Dickinson frames "Because I could not stop for Death--" in an extended metaphor: she is being gently conveyed to her grave in a carriage in which Death is the driver:
We slowly drove--He knew no haste/And I had put away/My labor and my leisure too,/For his Civility--
These lines both establish the overall metaphor for the journey to the grave and employ two different figures of speech--death becomes personified as a carriage driver, and Dickinson employs the rhetorical device of litotes--understatement--when she describes herself not as having died but having "put away" the pursuits of a living person.
In the third stanza, which continues the metaphor of death as a journey, Dickinson observes a school in which children are playing, fields full of crops, and, last, "the Setting Sun," another metaphor for the end of one's life. With her penchant for startling images, however, Dickinson manages to turn this very conventional metaphor into something fresh: she and Death are not passing the setting sun but rather the sun is passing them, a reminder that, while life has stopped for Death and his companion, life goes on without them.
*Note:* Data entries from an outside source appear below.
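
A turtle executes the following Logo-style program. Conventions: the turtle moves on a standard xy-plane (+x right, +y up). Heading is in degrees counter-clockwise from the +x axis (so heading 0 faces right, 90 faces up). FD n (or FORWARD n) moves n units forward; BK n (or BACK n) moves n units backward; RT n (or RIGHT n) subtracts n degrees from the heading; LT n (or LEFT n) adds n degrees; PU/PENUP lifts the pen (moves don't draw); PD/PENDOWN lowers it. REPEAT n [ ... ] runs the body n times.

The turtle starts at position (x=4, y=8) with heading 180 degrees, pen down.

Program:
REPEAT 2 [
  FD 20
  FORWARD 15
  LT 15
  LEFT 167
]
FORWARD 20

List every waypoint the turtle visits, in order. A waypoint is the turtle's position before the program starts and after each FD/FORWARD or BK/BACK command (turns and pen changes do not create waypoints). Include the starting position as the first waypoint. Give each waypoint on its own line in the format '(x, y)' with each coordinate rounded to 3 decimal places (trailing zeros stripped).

Executing turtle program step by step:
Start: pos=(4,8), heading=180, pen down
REPEAT 2 [
  -- iteration 1/2 --
  FD 20: (4,8) -> (-16,8) [heading=180, draw]
  FD 15: (-16,8) -> (-31,8) [heading=180, draw]
  LT 15: heading 180 -> 195
  LT 167: heading 195 -> 2
  -- iteration 2/2 --
  FD 20: (-31,8) -> (-11.012,8.698) [heading=2, draw]
  FD 15: (-11.012,8.698) -> (3.979,9.221) [heading=2, draw]
  LT 15: heading 2 -> 17
  LT 167: heading 17 -> 184
]
FD 20: (3.979,9.221) -> (-15.973,7.826) [heading=184, draw]
Final: pos=(-15.973,7.826), heading=184, 5 segment(s) drawn
Waypoints (6 total):
(4, 8)
(-16, 8)
(-31, 8)
(-11.012, 8.698)
(3.979, 9.221)
(-15.973, 7.826)

Answer: (4, 8)
(-16, 8)
(-31, 8)
(-11.012, 8.698)
(3.979, 9.221)
(-15.973, 7.826)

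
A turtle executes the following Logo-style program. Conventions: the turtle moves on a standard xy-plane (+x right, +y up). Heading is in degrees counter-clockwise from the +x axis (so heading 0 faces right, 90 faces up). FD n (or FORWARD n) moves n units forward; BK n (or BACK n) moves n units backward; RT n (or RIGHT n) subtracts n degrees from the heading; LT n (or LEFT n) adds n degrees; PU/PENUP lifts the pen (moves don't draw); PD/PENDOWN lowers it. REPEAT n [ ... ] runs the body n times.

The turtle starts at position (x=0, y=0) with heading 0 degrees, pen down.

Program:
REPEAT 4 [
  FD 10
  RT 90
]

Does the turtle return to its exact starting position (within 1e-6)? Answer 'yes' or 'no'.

Answer: yes

Derivation:
Executing turtle program step by step:
Start: pos=(0,0), heading=0, pen down
REPEAT 4 [
  -- iteration 1/4 --
  FD 10: (0,0) -> (10,0) [heading=0, draw]
  RT 90: heading 0 -> 270
  -- iteration 2/4 --
  FD 10: (10,0) -> (10,-10) [heading=270, draw]
  RT 90: heading 270 -> 180
  -- iteration 3/4 --
  FD 10: (10,-10) -> (0,-10) [heading=180, draw]
  RT 90: heading 180 -> 90
  -- iteration 4/4 --
  FD 10: (0,-10) -> (0,0) [heading=90, draw]
  RT 90: heading 90 -> 0
]
Final: pos=(0,0), heading=0, 4 segment(s) drawn

Start position: (0, 0)
Final position: (0, 0)
Distance = 0; < 1e-6 -> CLOSED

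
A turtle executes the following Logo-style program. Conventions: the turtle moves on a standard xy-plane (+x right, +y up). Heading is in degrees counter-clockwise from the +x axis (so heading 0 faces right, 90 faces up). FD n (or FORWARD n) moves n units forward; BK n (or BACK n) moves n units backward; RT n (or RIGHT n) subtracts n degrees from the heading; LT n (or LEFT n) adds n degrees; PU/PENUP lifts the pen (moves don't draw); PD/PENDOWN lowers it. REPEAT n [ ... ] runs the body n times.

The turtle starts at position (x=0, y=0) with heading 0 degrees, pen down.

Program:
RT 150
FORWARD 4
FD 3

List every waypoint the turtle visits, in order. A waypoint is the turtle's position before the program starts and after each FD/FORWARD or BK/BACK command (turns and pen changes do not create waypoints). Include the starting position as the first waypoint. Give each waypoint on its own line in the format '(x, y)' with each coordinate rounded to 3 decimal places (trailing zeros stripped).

Executing turtle program step by step:
Start: pos=(0,0), heading=0, pen down
RT 150: heading 0 -> 210
FD 4: (0,0) -> (-3.464,-2) [heading=210, draw]
FD 3: (-3.464,-2) -> (-6.062,-3.5) [heading=210, draw]
Final: pos=(-6.062,-3.5), heading=210, 2 segment(s) drawn
Waypoints (3 total):
(0, 0)
(-3.464, -2)
(-6.062, -3.5)

Answer: (0, 0)
(-3.464, -2)
(-6.062, -3.5)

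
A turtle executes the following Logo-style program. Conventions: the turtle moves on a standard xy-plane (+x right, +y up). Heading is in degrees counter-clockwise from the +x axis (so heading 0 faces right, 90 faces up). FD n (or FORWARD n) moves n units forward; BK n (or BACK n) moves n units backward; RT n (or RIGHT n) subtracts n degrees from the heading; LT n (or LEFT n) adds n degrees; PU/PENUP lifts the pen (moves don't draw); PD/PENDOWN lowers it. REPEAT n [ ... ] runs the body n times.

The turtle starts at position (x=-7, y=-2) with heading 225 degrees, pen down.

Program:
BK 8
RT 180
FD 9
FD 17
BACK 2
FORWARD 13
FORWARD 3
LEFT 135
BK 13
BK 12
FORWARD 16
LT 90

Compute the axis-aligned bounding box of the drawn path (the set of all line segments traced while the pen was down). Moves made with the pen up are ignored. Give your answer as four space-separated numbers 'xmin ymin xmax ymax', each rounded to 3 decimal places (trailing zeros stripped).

Answer: -7 -2 51.941 31.941

Derivation:
Executing turtle program step by step:
Start: pos=(-7,-2), heading=225, pen down
BK 8: (-7,-2) -> (-1.343,3.657) [heading=225, draw]
RT 180: heading 225 -> 45
FD 9: (-1.343,3.657) -> (5.021,10.021) [heading=45, draw]
FD 17: (5.021,10.021) -> (17.042,22.042) [heading=45, draw]
BK 2: (17.042,22.042) -> (15.627,20.627) [heading=45, draw]
FD 13: (15.627,20.627) -> (24.82,29.82) [heading=45, draw]
FD 3: (24.82,29.82) -> (26.941,31.941) [heading=45, draw]
LT 135: heading 45 -> 180
BK 13: (26.941,31.941) -> (39.941,31.941) [heading=180, draw]
BK 12: (39.941,31.941) -> (51.941,31.941) [heading=180, draw]
FD 16: (51.941,31.941) -> (35.941,31.941) [heading=180, draw]
LT 90: heading 180 -> 270
Final: pos=(35.941,31.941), heading=270, 9 segment(s) drawn

Segment endpoints: x in {-7, -1.343, 5.021, 15.627, 17.042, 24.82, 26.941, 35.941, 39.941, 51.941}, y in {-2, 3.657, 10.021, 20.627, 22.042, 29.82, 31.941, 31.941}
xmin=-7, ymin=-2, xmax=51.941, ymax=31.941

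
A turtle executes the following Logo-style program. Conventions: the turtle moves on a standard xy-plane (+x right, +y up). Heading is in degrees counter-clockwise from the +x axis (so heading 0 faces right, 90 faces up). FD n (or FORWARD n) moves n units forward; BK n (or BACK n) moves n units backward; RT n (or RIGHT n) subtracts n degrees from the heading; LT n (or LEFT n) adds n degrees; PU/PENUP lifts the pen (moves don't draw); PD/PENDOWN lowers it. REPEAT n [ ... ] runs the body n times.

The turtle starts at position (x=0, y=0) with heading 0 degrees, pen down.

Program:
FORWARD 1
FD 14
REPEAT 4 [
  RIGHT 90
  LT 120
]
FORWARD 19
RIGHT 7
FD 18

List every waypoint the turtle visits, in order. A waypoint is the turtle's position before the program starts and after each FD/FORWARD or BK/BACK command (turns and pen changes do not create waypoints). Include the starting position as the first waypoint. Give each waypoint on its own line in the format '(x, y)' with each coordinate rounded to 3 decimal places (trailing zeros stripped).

Answer: (0, 0)
(1, 0)
(15, 0)
(5.5, 16.454)
(-1.533, 33.024)

Derivation:
Executing turtle program step by step:
Start: pos=(0,0), heading=0, pen down
FD 1: (0,0) -> (1,0) [heading=0, draw]
FD 14: (1,0) -> (15,0) [heading=0, draw]
REPEAT 4 [
  -- iteration 1/4 --
  RT 90: heading 0 -> 270
  LT 120: heading 270 -> 30
  -- iteration 2/4 --
  RT 90: heading 30 -> 300
  LT 120: heading 300 -> 60
  -- iteration 3/4 --
  RT 90: heading 60 -> 330
  LT 120: heading 330 -> 90
  -- iteration 4/4 --
  RT 90: heading 90 -> 0
  LT 120: heading 0 -> 120
]
FD 19: (15,0) -> (5.5,16.454) [heading=120, draw]
RT 7: heading 120 -> 113
FD 18: (5.5,16.454) -> (-1.533,33.024) [heading=113, draw]
Final: pos=(-1.533,33.024), heading=113, 4 segment(s) drawn
Waypoints (5 total):
(0, 0)
(1, 0)
(15, 0)
(5.5, 16.454)
(-1.533, 33.024)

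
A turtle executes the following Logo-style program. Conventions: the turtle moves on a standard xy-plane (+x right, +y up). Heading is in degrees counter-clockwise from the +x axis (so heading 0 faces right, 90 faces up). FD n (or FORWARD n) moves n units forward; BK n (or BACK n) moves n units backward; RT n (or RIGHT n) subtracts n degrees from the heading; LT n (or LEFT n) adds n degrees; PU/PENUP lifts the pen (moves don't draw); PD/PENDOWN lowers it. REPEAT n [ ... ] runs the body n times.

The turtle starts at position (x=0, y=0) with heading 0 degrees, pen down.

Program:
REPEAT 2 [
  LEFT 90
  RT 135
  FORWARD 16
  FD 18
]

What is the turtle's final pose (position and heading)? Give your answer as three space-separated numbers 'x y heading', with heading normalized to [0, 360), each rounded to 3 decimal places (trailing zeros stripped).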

When they reach "a House that seemed/A Swelling of the Ground--," it is clear that the "House," with its "scarcely visible" roof, is actually the grave to which the two have been driving, a great example of periphrasis--circumlocution--to soften the harsh reality of the grave.
On the whole, Dickinson's use of metaphor and figures of speech in this poem contributes to the sense of revery and calm acceptance of death one feels while reading this poem. The harsh reality of death is entirely absent from this version of one's death, which is caste in terms of acceptance, peace, emotional objectivity, and the intellectual honesty that allows one to understand that life goes on.